How to Compute a Determinant using Row Operations

This video describes how to compute a determinant using row operations. This method is faster compared to the co-factor expansion method. The basic idea is to transfer the determinant to a triangular form without changing its value by utilizing the properties of determinants. The triangular form can be easily evaluated by multiplying the elements of the diagonal. The video starts with a quick review of some of the properties of determinants that will be utilized for computing the determinants in this video. Then, the video illustrates through an example the case of using swap operations to get a triangular form. After that, the main strategy for transferring a determinant to a triangular form is presented and illustrated through two examples: one with a 3x3 determinant and the other with a 4x4 determinant.

Video contents:
00:00 Intro
00:23 Review of properties of determinants
07:38 Overview of the method
08:18 Example 1 (Manipulation by swap operations)
12:17 Example 2 (Systematic reduction of 3x3 determinant to a triangular form)
23:38 Example 3 (Systematic reduction of 4x4 determinant to a triangular form)

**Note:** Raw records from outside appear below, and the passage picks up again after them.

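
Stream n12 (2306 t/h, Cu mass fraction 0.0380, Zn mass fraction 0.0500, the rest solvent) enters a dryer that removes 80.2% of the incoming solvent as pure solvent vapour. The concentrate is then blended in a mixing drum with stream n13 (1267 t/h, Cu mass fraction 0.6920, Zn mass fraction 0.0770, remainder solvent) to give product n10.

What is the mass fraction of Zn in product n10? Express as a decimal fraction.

Vapour removed = 0.802×0.912×2306 = 1686.7 t/h; concentrate = 619.34 t/h.
Zn reaching the mixer = 115.3 (from concentrate) + 1267×0.077 = 212.86 t/h.
Product flow = 619.34 + 1267 = 1886.3 t/h; Zn fraction = 0.1128.

0.1128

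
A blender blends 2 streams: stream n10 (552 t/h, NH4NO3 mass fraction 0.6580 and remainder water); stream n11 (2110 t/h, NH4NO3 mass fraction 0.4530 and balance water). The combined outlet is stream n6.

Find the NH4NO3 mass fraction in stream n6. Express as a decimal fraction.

Total flow out = 552 + 2110 = 2662 t/h.
NH4NO3 in = 552×0.658 + 2110×0.453 = 1319 t/h.
NH4NO3 mass fraction in n6 = 1319/2662 = 0.4955.

0.4955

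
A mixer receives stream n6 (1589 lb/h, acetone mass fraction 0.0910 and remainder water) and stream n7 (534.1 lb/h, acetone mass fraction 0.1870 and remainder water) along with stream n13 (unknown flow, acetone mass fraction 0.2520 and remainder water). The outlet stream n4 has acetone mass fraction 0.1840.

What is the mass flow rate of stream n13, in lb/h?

Let n13 be the unknown flow. Total out = 2123.1 + n13.
acetone balance: 244.48 + 0.252·n13 = 0.184·(2123.1 + n13)
(0.252 − 0.184)·n13 = 0.184×2123.1 − 244.48 = 146.17
n13 = 146.17 / 0.068 = 2149.6 lb/h

2150 lb/h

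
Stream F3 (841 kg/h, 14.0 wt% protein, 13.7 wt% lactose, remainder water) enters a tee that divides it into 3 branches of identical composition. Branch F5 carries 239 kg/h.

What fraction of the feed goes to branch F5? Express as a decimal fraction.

0.284

Fraction to F5 = 239/841 = 0.2842.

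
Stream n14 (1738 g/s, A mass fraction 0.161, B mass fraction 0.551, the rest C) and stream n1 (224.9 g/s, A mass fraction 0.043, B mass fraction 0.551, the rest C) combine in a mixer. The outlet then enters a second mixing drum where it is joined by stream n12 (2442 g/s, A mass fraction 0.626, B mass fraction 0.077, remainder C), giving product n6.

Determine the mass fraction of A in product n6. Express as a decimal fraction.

0.413

Overall, product flow = 4404.9 g/s.
A in = 1738×0.161 + 224.9×0.043 + 2442×0.626 = 1818.2 g/s.
A fraction in n6 = 0.413.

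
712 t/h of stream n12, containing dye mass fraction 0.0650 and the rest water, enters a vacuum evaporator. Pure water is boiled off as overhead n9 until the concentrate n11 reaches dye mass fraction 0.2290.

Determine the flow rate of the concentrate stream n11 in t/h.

dye is conserved: 712×0.065 = 46.28 t/h all reports to the concentrate.
Concentrate = 46.28/(target fraction) = 202.1 t/h.

202.1 t/h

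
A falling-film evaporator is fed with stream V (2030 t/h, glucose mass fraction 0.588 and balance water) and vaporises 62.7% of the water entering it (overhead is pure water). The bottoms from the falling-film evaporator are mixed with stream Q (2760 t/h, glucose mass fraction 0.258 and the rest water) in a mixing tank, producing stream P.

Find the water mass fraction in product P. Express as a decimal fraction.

Vapour removed = 0.627×0.412×2030 = 524.4 t/h; concentrate = 1505.6 t/h.
water reaching the mixer = 311.96 (from concentrate) + 2760×0.742 = 2359.9 t/h.
Product flow = 1505.6 + 2760 = 4265.6 t/h; water fraction = 0.553.

0.553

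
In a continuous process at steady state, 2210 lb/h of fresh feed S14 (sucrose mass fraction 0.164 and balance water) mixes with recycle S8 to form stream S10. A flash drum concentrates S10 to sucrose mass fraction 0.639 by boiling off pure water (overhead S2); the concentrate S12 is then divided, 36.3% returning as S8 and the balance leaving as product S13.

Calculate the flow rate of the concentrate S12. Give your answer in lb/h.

Overall sucrose balance (none leaves overhead): sucrose in fresh feed = sucrose in product, i.e. 2210×0.164 = (1−0.363)·S12·0.639.
S12 = 362.44/(0.639×0.637) = 890.42 lb/h.

890.4 lb/h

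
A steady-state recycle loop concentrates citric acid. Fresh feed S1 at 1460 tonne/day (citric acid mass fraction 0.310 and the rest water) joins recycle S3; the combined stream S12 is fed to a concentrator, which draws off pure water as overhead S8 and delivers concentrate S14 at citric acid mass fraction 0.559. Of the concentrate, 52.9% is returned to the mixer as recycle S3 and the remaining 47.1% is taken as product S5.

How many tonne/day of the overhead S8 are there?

Overall citric acid balance (none leaves overhead): citric acid in fresh feed = citric acid in product, i.e. 1460×0.310 = (1−0.529)·S14·0.559.
S14 = 452.6/(0.559×0.471) = 1719 tonne/day.
Recycle S3 = 0.529×1719 = 909.36 tonne/day.
Combined feed S12 = 1460 + 909.36 = 2369.4 tonne/day.
Overhead S8 = S12 − S14 = 2369.4 − 1719 = 650.34 tonne/day.

650.3 tonne/day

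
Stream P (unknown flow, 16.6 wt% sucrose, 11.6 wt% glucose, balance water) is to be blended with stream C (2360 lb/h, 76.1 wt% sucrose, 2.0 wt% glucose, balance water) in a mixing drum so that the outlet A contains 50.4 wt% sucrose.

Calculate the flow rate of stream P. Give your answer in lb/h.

1794 lb/h

Let P be the unknown flow. Total out = 2360 + P.
sucrose balance: 1796 + 0.166·P = 0.504·(2360 + P)
(0.166 − 0.504)·P = 0.504×2360 − 1796 = -606.52
P = -606.52 / -0.338 = 1794.4 lb/h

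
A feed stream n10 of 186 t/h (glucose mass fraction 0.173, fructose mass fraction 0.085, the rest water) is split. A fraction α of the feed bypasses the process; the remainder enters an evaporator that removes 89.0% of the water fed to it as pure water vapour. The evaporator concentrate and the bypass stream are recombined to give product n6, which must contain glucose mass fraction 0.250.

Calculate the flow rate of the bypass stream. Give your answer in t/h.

All 186×0.173 = 32.178 t/h of glucose reaches n6, so n6 = 32.178/0.250 = 128.71 t/h and vapour = 57.288 t/h.
The evaporator receives (1−α)·186 of feed at 0.742 water and removes 0.890 of that water:
0.890×0.742×(1−α)×186 = 57.288
(1−α) = 57.288/122.83 = 0.4664;  α = 0.5336.
Bypass flow = 0.5336×186 = 99.25 t/h.

99.25 t/h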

To systematically compute the determinant by reducing it to a triangular form using row operations, follow these steps:

1. Know the target form that you are trying to get to. You generally want to have zeros below the k-th element for column k. For example, in column 2, you want to have zero below the second elements in the column [the target form is discussed and explained at 12:33 in the video].

2. Introduce zeros in the first column as per the target form, and then introduce zeros in the second column, and then in the third one, etc. It is essential to do this in sequence.

3. To make an element zero, use row operations as follows [the process is explained at 15:47 in the video]. Let us say we want to make the element in r3c2 [row 3, column 2] zero. Then, we need to modify row3 (this row of the element that we trying to make zero) by adding a multiple of row2 [we use row 2 because the element is in column 2. In general, for an element in column k, we will add multiple row k to the row containing the element that we trying to make zero]. Now, the question is: what multiple of row2 should we add? The key point here is using a multiple that makes the element zero. This will be: negative the element that we are trying to make zero divided by the corresponding element in the row that we are adding (i.e., -element in r3c2/element in r2c2).

Note: One problem that you may face is that the element that you are trying to divide by (r2c2) is zero, in which case you will not be able to divide.
So, what to do here? Simply swap the column with a column to its right that does not have zero in row2 (the row that we are adding).

What if there all the elements in row2 are zero (so, even if we swap, we get zero)? In this case, you really do not need to do anything as the determinant is zero! [Recall, a determinant with a row (or column) of zeros is zero]